CONTACT: Charity R. Clark, Chief of Staff, 802-828-3171
In a significant decision issued today, the Vermont Supreme Court held that the Vermont Constitution protects Vermonters accused of a crime in state court, even when the evidence leading to the criminal charge was first obtained by a federal border patrol agent on “roving patrol” near the Canadian border.
“I applaud the Court’s decision,” said Attorney General Donovan. “The Vermont Constitution protects Vermonters regardless of federal government involvement.”

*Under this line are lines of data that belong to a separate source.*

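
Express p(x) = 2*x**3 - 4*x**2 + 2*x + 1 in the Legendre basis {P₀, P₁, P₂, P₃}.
(-1/3)P₀ + (16/5)P₁ + (-8/3)P₂ + (4/5)P₃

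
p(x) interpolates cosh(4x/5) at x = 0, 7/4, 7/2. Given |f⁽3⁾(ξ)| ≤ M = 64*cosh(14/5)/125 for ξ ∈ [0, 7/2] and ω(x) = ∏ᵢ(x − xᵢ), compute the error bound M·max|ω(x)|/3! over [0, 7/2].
343*sqrt(3)*cosh(14/5)/3375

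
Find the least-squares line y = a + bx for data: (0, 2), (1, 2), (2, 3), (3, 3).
a = 19/10, b = 2/5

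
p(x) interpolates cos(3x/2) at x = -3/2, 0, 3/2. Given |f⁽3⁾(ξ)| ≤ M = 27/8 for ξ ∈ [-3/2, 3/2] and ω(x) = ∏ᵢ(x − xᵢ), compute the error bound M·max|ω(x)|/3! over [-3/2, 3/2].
27*sqrt(3)/64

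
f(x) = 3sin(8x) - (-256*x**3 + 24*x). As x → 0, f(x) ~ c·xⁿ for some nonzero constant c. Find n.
5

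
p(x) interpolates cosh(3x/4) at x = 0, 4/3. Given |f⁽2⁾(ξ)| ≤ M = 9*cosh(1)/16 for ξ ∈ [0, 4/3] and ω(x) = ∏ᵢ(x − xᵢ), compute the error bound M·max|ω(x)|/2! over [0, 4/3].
cosh(1)/8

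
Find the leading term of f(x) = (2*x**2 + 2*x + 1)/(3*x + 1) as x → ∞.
2*x/3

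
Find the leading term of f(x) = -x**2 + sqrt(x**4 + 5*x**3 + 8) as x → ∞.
5*x/2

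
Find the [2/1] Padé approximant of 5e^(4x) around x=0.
(40*x**2/3 + 40*x/3 + 5)/(1 - 4*x/3)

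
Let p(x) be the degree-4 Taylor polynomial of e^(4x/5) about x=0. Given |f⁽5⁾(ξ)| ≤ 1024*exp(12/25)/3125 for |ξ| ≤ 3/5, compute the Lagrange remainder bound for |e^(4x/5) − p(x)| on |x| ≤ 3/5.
10368*exp(12/25)/48828125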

In State v. Walker-Brazie, the defendants were driving to their home in Richford, when their vehicle was stopped by a U.S. Customs and Border Protection officer on Vermont Route 105, approximately 2 miles from the U.S.-Canada border. Although Article 11 of the Vermont Constitution would have required a Vermont police officer to obtain a warrant before searching defendants’ vehicle without their consent, the federal officer searched the vehicle without a warrant and discovered a small amount of marijuana and hallucinogenic mushrooms. The federal officer then turned the evidence over to the Vermont State Police and defendants were charged with drug possession in Vermont state court.

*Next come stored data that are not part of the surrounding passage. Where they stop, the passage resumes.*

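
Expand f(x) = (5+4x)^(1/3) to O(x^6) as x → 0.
5**(1/3) + 4*5**(1/3)*x/15 - 16*5**(1/3)*x**2/225 + 64*5**(1/3)*x**3/2025 - 512*5**(1/3)*x**4/30375 + 22528*5**(1/3)*x**5/2278125 + O(x**6)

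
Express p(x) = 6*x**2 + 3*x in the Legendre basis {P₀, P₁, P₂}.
(2)P₀ + (3)P₁ + (4)P₂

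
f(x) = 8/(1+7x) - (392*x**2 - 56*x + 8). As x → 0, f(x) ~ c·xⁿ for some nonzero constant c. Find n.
3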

Attorney General Donovan filed an amicus brief in the case supporting the defendants and arguing that the Vermont Supreme Court “should apply Article 11 to determine whether evidence seized by federal officers in Vermont may be admitted in a Vermont criminal prosecution.” In today’s decision, the Court agreed and held that “In Vermont courts, defendants are generally entitled to the individual rights guaranteed by the Vermont Constitution.”
The defendants in the case were represented by the Vermont ACLU. The Defender General’s Office and Migrant Justice also submitted amicus briefs supporting defendants.